L'introduction d'un élément féminin sur l'échiquier est la modification la plus importante intervenue au cours des tribulations du jeu. À l'origine, c'est un "ministre" qui remplace les deux rois déchus de l'ancien jeu indien. Il garde cette fonction dans le jeu persan, appelé farzin ou firzan (conseiller du roi) puis wazir en arabe ou vizir en turc. Interprétant mal la contraction arabo-persane firz (pour vizir) qu'ils ne comprenaient pas, les traités échiquéens en firent la "fiers" en ancien français, la "fierge" ou la Vierge. Ce n'est qu'à la fin du Moyen Âge que la "reine" devient d'un emploi courant.

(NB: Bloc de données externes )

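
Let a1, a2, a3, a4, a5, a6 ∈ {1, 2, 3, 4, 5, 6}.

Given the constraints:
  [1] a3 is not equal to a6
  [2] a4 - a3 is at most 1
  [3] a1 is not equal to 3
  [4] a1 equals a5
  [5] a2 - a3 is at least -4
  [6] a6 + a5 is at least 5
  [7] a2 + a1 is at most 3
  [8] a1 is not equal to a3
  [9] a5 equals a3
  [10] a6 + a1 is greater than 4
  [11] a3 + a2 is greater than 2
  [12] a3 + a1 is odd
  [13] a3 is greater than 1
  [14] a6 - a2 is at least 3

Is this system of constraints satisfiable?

From constraints 4 and 9, a1 = a5 = a3, so a1 = a3. But constraint 8 says a1 ≠ a3. Contradiction.

Unsatisfiable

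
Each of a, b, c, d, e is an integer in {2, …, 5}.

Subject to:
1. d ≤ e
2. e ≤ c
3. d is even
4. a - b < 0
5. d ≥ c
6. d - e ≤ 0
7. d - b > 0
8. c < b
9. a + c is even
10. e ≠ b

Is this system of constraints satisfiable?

Unsatisfiable

Constraints 2, 6, 7, and 8 give e ≤ c, c < b, b < d, d ≤ e. Chaining: e ≤ c < b < d ≤ e, which forces e < e — impossible.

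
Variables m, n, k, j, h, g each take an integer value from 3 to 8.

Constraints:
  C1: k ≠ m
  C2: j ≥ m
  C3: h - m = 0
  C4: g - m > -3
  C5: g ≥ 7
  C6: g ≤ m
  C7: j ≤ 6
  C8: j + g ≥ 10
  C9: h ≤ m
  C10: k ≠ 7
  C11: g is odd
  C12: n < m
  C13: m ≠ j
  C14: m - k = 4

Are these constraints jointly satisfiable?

From constraints 5 and 6: m ≥ g and g ≥ 7, so m ≥ 7. From constraints 2 and 7: m ≤ j and j ≤ 6, so m ≤ 6. But 6 < 7, so no value of m works.

Unsatisfiable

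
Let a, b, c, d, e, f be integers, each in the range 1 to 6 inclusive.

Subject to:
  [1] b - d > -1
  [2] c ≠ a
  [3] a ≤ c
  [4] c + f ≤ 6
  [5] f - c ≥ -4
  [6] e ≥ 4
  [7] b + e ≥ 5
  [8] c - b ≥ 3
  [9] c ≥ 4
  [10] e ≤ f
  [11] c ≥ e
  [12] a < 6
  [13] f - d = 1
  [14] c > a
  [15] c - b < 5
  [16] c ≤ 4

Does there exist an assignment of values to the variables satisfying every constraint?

Unsatisfiable

From constraint 9: c ≥ 4. From constraints 6 and 10: f ≥ e ≥ 4. Hence c + f ≥ 8. But constraint 4 requires c + f ≤ 6, and 6 < 8. Contradiction.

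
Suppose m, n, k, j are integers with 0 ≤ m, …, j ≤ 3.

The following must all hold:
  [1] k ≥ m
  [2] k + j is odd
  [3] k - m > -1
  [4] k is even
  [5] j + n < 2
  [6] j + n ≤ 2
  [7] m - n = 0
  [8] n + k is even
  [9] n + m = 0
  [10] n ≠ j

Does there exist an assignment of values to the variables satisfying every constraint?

Satisfiable

Setting (m, n, k, j) = (0, 0, 0, 1) satisfies everything: constraint 3: k - m = 0; constraint 5: j + n = 1, and the others follow.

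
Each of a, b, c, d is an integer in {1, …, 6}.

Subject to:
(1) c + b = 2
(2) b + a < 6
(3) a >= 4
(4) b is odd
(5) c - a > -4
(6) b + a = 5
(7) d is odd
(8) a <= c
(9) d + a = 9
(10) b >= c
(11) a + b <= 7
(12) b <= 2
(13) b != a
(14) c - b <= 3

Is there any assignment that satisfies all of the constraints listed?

Unsatisfiable

From constraints 3 and 8: c ≥ a and a ≥ 4, so c ≥ 4. From constraints 10 and 12: c ≤ b and b ≤ 2, so c ≤ 2. But 2 < 4, so no value of c works.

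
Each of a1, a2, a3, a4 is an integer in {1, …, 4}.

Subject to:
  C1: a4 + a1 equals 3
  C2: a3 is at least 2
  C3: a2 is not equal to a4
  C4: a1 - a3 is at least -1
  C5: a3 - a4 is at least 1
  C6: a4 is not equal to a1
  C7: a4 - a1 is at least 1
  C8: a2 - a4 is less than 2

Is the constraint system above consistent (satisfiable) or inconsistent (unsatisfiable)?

Constraints 4, 5, and 7 give a3 − a4 ≥ 1, a4 − a1 ≥ 1, a1 − a3 ≥ -1.
Adding all 3 inequalities: the left sides telescope to 0, and the right sides sum to 1 + 1 + (-1) = 1. So 0 ≥ 1, which is false.

Unsatisfiable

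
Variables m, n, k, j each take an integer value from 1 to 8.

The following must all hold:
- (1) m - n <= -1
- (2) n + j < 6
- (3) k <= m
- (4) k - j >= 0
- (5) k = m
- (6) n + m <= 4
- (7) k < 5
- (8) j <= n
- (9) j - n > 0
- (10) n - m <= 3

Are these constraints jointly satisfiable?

Unsatisfiable

Constraints 1, 3, 4, and 9 give k ≤ m, m < n, n < j, j ≤ k. Chaining: k ≤ m < n < j ≤ k, which forces k < k — impossible.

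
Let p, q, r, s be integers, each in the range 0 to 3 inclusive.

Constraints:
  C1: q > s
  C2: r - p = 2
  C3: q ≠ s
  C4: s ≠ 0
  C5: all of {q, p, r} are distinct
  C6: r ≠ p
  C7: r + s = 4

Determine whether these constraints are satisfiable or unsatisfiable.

Satisfiable

Setting (p, q, r, s) = (1, 2, 3, 1) satisfies everything: constraint 2: r - p = 2; constraint 7: r + s = 4, and the others follow.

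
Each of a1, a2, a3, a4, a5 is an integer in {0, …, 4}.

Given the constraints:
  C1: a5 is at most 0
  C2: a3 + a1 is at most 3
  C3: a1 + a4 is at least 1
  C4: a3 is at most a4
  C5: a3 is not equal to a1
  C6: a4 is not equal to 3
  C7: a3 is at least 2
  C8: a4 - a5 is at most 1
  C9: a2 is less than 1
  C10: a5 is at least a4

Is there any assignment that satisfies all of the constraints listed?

Unsatisfiable

From constraints 4 and 7: a4 ≥ a3 and a3 ≥ 2, so a4 ≥ 2. From constraints 1 and 10: a4 ≤ a5 and a5 ≤ 0, so a4 ≤ 0. But 0 < 2, so no value of a4 works.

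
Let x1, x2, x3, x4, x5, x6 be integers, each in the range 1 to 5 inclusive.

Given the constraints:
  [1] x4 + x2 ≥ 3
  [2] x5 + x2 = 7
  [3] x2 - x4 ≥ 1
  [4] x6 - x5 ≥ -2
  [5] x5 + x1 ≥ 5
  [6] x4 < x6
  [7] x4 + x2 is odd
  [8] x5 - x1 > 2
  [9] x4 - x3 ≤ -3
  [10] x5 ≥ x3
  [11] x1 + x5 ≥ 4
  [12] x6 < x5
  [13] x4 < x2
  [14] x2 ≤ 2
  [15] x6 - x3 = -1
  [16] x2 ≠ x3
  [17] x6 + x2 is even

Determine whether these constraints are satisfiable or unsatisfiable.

Satisfiable

Setting (x1, x2, x3, x4, x5, x6) = (1, 2, 5, 1, 5, 4) satisfies everything: constraint 1: x4 + x2 = 3; constraint 2: x5 + x2 = 7; constraint 3: x2 - x4 = 1, and the others follow.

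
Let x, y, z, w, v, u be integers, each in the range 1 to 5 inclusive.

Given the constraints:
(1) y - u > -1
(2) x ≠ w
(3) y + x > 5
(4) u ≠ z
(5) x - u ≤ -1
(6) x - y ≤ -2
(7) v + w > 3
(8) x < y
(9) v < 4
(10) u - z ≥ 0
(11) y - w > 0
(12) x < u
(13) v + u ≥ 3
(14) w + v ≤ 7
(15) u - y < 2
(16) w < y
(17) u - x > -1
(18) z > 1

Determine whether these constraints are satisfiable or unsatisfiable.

Satisfiable

Try x = 3, y = 5, z = 3, w = 4, v = 1, u = 4.
Check constraint 1: y - u = 1; constraint 3: y + x = 8; constraint 5: x - u = -1. The remaining constraints are straightforward to verify.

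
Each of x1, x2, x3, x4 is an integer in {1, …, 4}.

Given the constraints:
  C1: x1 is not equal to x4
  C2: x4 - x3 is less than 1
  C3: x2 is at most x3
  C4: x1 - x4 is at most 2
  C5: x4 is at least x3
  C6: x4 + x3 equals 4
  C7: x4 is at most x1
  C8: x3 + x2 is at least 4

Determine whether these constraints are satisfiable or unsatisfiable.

Satisfiable

Try x1 = 4, x2 = 2, x3 = 2, x4 = 2.
Check constraint 2: x4 - x3 = 0; constraint 4: x1 - x4 = 2; constraint 6: x4 + x3 = 4. The remaining constraints are straightforward to verify.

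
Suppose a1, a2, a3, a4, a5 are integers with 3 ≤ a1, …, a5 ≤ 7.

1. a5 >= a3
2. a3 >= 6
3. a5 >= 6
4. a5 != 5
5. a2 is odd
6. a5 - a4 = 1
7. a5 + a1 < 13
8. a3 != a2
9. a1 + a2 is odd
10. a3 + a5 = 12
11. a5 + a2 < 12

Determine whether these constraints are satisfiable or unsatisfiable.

Satisfiable

Take a1 = 4, a2 = 5, a3 = 6, a4 = 5, a5 = 6. Then constraint 6: a5 - a4 = 1; constraint 7: a5 + a1 = 10; constraint 10: a3 + a5 = 12, and every other listed constraint is also met.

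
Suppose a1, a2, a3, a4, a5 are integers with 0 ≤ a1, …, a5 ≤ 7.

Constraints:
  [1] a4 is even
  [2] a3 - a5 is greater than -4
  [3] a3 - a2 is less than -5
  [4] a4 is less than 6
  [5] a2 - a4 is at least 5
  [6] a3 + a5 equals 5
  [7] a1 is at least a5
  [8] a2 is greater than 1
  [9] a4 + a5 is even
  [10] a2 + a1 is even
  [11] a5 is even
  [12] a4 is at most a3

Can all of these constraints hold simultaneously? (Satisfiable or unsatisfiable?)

Satisfiable

One satisfying assignment is a1 = 7, a2 = 7, a3 = 1, a4 = 0, a5 = 4.
For the less obvious constraints — constraint 2: a3 - a5 = -3; constraint 3: a3 - a2 = -6 — and the others hold by inspection.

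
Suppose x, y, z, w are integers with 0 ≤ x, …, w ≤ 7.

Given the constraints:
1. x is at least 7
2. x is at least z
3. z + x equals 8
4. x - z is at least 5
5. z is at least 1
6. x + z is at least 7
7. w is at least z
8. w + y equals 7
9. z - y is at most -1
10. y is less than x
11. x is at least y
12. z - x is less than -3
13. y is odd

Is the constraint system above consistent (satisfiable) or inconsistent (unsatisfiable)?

Satisfiable

Take x = 7, y = 3, z = 1, w = 4. Then constraint 3: z + x = 8; constraint 4: x - z = 6; constraint 6: x + z = 8, and every other listed constraint is also met.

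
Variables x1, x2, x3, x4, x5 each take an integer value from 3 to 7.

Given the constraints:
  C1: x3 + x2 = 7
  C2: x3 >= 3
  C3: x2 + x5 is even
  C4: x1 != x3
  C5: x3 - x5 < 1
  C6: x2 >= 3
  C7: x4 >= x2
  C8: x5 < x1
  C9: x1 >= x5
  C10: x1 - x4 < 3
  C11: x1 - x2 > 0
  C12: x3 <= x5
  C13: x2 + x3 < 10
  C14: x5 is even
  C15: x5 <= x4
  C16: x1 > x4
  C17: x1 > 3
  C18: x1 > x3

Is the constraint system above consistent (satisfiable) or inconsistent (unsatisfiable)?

Try x1 = 7, x2 = 4, x3 = 3, x4 = 6, x5 = 4.
Check constraint 1: x3 + x2 = 7; constraint 5: x3 - x5 = -1. The remaining constraints are straightforward to verify.

Satisfiable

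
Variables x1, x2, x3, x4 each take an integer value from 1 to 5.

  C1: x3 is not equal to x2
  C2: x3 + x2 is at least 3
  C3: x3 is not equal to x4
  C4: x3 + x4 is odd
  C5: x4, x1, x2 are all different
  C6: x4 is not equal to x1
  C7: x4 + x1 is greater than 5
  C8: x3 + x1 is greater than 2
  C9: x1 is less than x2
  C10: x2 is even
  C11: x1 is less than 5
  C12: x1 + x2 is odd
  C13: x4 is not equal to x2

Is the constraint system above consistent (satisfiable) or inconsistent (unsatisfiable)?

One satisfying assignment is x1 = 1, x2 = 2, x3 = 4, x4 = 5.
For the less obvious constraints — constraint 2: x3 + x2 = 6; constraint 7: x4 + x1 = 6 — and the others hold by inspection.

Satisfiable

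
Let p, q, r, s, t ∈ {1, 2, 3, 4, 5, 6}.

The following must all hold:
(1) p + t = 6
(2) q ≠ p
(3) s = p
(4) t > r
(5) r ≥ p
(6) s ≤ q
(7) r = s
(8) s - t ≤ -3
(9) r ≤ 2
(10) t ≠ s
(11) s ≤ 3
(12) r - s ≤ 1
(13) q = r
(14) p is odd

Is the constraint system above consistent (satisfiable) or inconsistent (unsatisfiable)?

From constraints 3, 7, and 13, q = r = s = p, so q = p. But constraint 2 says q ≠ p. Contradiction.

Unsatisfiable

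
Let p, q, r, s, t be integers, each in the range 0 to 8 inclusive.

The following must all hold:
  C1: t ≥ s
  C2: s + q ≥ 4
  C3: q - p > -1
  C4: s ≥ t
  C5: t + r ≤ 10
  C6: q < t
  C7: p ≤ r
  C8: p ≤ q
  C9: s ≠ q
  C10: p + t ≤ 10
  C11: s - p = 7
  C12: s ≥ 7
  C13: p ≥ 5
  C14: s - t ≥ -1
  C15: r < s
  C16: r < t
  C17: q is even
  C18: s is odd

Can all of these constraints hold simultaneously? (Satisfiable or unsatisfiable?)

Unsatisfiable

From constraints 1 and 12: t ≥ s ≥ 7. From constraints 7 and 13: r ≥ p ≥ 5. Hence t + r ≥ 12. But constraint 5 requires t + r ≤ 10, and 10 < 12. Contradiction.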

La transformation du vizir en reine fut lente et tâtonnante : vers 1080 le jeu de Charlemagne comporte déjà une reine, alors que vers 1200, d'autres jeux comptent encore un vizir. Toutefois, cette transformation était dans l'ordre des choses : le culte de la Vierge, la promotion de la femme et le rôle politique de plus en plus grand de la reine au sein du couple royal ne pouvaient qu'entraîner cette mutation.
   

 
   
 

La dame est aujourd'hui la pièce la plus puissante de l'échiquier. Lorsqu'elle symbolisait encore, en Orient, un sage ou un conseiller, sa portée était similaire à celle du roi, à la différence qu'elle ne pouvait se déplacer que d'une seule case en diagonale. C'est au XVe siècle, sous le règne de fer d'Isabelle la Catholique, bonne joueuse d'échecs, que les Espagnols ont ajouté certains aménagements dans les règles du jeu, conférant à la dame sa puissance actuelle.